Even Melania Had to Pay to Be on Donald Trump’s “Celebrity Apprentice”

She did get a discount.

Carlo Allegri/ZUMA


In a career marked by many high-profile failures, one of Donald Trump’s undisputed feats of business genius was The Celebrity Apprentice, which was not only a hit network TV show but also a lucrative infomercial. Companies paid more than $1 million to be featured in episodes in which Celebrity Apprentice contestants teamed up to design marketing or advertising campaigns for their products. And even when Trump’s wife, Melania, appeared on the show in 2013 to promote her new line of caviar-based skin care products, she didn’t get a freebie.

In 2011, New Sunshine, the maker of the Australian Gold tanning products, recruited Melania to launch an eponymous skin care brand.  Jersey Shore‘s JWoww and the Kardashian sisters already promoted the company’s tanning lotions, but thanks to the recession and a slew of bad press concerning the health risks of tanning, the Indiana-based company was looking to diversify by entering the upscale beauty products market. It needed another famous face for the new line.

New Sunshine had initially considered Katie Stam, Miss America 2009, as the face of its skin care line, but consultants concluded she was too young to sell anti-aging products. Instead, the company tapped Melania. She and her husband had long been friendly with the company’s owners, Steve and Tomisue Hilbert. In addition to her striking looks, Melania brought an additional benefit to the deal: an in with Donald and his top-rated show.

The company offered Melania an attractive deal to develop her skin care line and to license her name and image. It committed to spending $2 million creating her products, paid her $1 million upfront, and gave her other perks, including first-class travel and a $10,000 per day hair and makeup budget for photo shoots. Melania’s Caviar Complexe C6 skin care collection launched in April 2013 with a splashy debut on The Celebrity Apprentice. Yet even though Melania was married to the show’s star and co-producer, New Sunshine still had to pay up—though at a discounted rate of $100,000—to hawk Melania’s skin care products on his show.

The episode is unmemorable save for a few creepy scenes featuring actor Gary Busey ogling Melania and rhapsodizing about her looks. “Her beauty lives 5,000 miles past heaven,” Busey says in the episode. “Have you ever had your genitalia so excited that it spins like a Ferris wheel in a carnival ride? That’s how beautiful she is. Hee hee.”
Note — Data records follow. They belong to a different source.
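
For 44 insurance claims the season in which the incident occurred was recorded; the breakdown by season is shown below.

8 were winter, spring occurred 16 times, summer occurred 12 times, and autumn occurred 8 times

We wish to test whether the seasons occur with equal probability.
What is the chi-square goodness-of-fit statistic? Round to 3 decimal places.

4.000

Expected count for each of the 4 categories: 44/4 = 11.
χ² = (8−11)²/11 + (16−11)²/11 + (12−11)²/11 + (8−11)²/11
   = 0.8182 + 2.2727 + 0.0909 + 0.8182
Sum = 4.000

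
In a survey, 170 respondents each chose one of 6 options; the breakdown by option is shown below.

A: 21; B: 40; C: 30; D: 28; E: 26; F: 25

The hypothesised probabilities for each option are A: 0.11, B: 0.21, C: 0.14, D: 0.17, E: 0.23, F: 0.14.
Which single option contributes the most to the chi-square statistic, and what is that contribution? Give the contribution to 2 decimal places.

Expected counts E_i = n·p_i: 170×0.11 = 18.7, 170×0.21 = 35.7, 170×0.14 = 23.8, 170×0.17 = 28.9, 170×0.23 = 39.1, 170×0.14 = 23.8.
A: (21 − 18.7)²/18.7 = 5.29/18.7 = 0.283
B: (40 − 35.7)²/35.7 = 18.49/35.7 = 0.518
C: (30 − 23.8)²/23.8 = 38.44/23.8 = 1.615
D: (28 − 28.9)²/28.9 = 0.81/28.9 = 0.028
E: (26 − 39.1)²/39.1 = 171.61/39.1 = 4.389
F: (25 − 23.8)²/23.8 = 1.44/23.8 = 0.061
The largest term is for E: 4.39.

E, 4.39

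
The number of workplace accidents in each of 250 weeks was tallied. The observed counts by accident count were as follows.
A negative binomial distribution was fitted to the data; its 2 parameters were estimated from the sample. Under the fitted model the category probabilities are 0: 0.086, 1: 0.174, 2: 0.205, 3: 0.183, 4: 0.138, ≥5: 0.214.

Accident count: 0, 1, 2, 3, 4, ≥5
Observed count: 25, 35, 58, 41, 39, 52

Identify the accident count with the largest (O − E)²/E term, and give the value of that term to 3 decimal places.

Expected counts E_i = n·p_i: 250×0.086 = 21.5, 250×0.174 = 43.5, 250×0.205 = 51.25, 250×0.183 = 45.75, 250×0.138 = 34.5, 250×0.214 = 53.5.
cat         O        E   (O−E)²/E
0          25     21.5     0.5698
1          35     43.5     1.6609
2          58    51.25     0.8890
3          41    45.75     0.4932
4          39     34.5     0.5870
≥5         52     53.5     0.0421
The largest term is for 1: 1.661.

1, 1.661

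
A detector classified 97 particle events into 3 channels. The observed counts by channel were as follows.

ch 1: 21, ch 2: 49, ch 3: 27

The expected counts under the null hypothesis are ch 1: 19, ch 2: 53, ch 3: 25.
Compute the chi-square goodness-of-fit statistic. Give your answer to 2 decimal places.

0.67

cat         O        E   (O−E)²/E
ch 1       21       19      0.211
ch 2       49       53      0.302
ch 3       27       25      0.160
Sum = 0.67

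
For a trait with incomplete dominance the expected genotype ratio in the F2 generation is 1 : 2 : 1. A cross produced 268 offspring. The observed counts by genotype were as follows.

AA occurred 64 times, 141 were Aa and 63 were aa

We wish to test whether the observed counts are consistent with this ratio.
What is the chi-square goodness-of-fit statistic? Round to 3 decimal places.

Ratio total = 4. Expected counts: 268×1/4 = 67, 268×2/4 = 134, 268×1/4 = 67.
cat         O        E   (O−E)²/E
AA         64       67     0.1343
Aa        141      134     0.3657
aa         63       67     0.2388
Sum = 0.739

0.739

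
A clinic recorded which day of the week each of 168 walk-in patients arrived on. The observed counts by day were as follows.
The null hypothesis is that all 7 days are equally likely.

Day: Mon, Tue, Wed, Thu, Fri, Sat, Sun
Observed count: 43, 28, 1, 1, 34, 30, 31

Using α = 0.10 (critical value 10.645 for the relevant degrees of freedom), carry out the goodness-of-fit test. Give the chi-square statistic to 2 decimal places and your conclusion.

67.50; reject

Under H₀ each category has probability 1/7, so each expected count is 168/7 = 24.
Mon: (43 − 24)²/24 = 361/24 = 15.042
Tue: (28 − 24)²/24 = 16/24 = 0.667
Wed: (1 − 24)²/24 = 529/24 = 22.042
Thu: (1 − 24)²/24 = 529/24 = 22.042
Fri: (34 − 24)²/24 = 100/24 = 4.167
Sat: (30 − 24)²/24 = 36/24 = 1.500
Sun: (31 − 24)²/24 = 49/24 = 2.042
Sum = 67.50
df = 6. Since 67.50 > 10.645, we reject H₀.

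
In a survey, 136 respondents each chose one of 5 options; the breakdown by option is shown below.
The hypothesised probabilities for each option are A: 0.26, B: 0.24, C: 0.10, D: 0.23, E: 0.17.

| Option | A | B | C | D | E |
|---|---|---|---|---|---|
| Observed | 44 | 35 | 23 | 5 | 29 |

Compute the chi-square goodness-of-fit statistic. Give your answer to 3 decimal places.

Expected counts E_i = n·p_i: 136×0.26 = 35.36, 136×0.24 = 32.64, 136×0.10 = 13.6, 136×0.23 = 31.28, 136×0.17 = 23.12.
χ² = (44−35.36)²/35.36 + (35−32.64)²/32.64 + (23−13.6)²/13.6 + (5−31.28)²/31.28 + (29−23.12)²/23.12
   = 2.1111 + 0.1706 + 6.4971 + 22.0792 + 1.4954
Sum = 32.353

32.353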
Melania’s caviar-infused skin cream didn’t exactly take off. Whatever its merits, her venture became snared in a vicious corporate battle even before it hit the shelves. New Sunshine was controlled by MH Private Equity Fund, a partnership between Steve Hilbert  and another equity fund called Merchant Capital. At the same time New Sunshine was finalizing the deal with Melania in 2012, Merchant Capital was in the process of ousting Steve Hilbert from MH Private Equity in an epic fight. Ultimately, Merchant Capital sued to remove Hilbert from the MH Private Equity Fund and to bounce him from New Sunshine, alleging that he had caused the fund to lose more than $250 million.

In March 2013, a Wisconsin court approved Hilbert’s removal and Merchant Capital forced him out of New Sunshine. That same month, just as Melania’s new products were about to ship to Lord & Taylor for their debut, Merchant Capital notified her it was canceling her skin care contract. In legal filings, it said the deal was so unfavorable to New Sunshine that it constituted “corporate waste.” In response, Melania demanded that the issue go to arbitration in New York, as provided for in her contract. She demanded $50 million in compensation for her losses and accused Merchant Capital of inappropriately interfering with her business. Merchant Capital then sued her in Indiana, arguing that the arbitration clause was unenforceable and asking the judge to void the contract.

The issue went to trial before an Indiana federal judge in November 2013. In that trial, an expert witness testified that Melania didn’t even qualify as a B-list celebrity who would command such generous licensing terms and dissed her then-paltry 23,000 Twitter followers. (Kim Kardashian, he noted at the time, had more than 18 million.) “The American public doesn’t have any interest in her,” he said.

According to testimony from ex-New Sunshine employees, including Hilbert, one of the reasons New Sunshine recruited Melania was the fact that she could get a discount to appear on The Celebrity Apprentice. “Well, let’s put this in context,” Hilbert said, defending Melania’s contract. “This was to get a slot, really, at no cost for Melania on The Apprentice.”

Hilbert may have overestimated the value of Trump’s show. During the trial, a financial analyst was asked about the sales of Melania’s products, which at the time had been in Lord & Taylor stores for about seven months. “They are very poor,” he said. “I believe last week we sold three units.” Melania eventually settled her case with New Sunshine and Merchant Capital confidentially. She never revived her skin care line.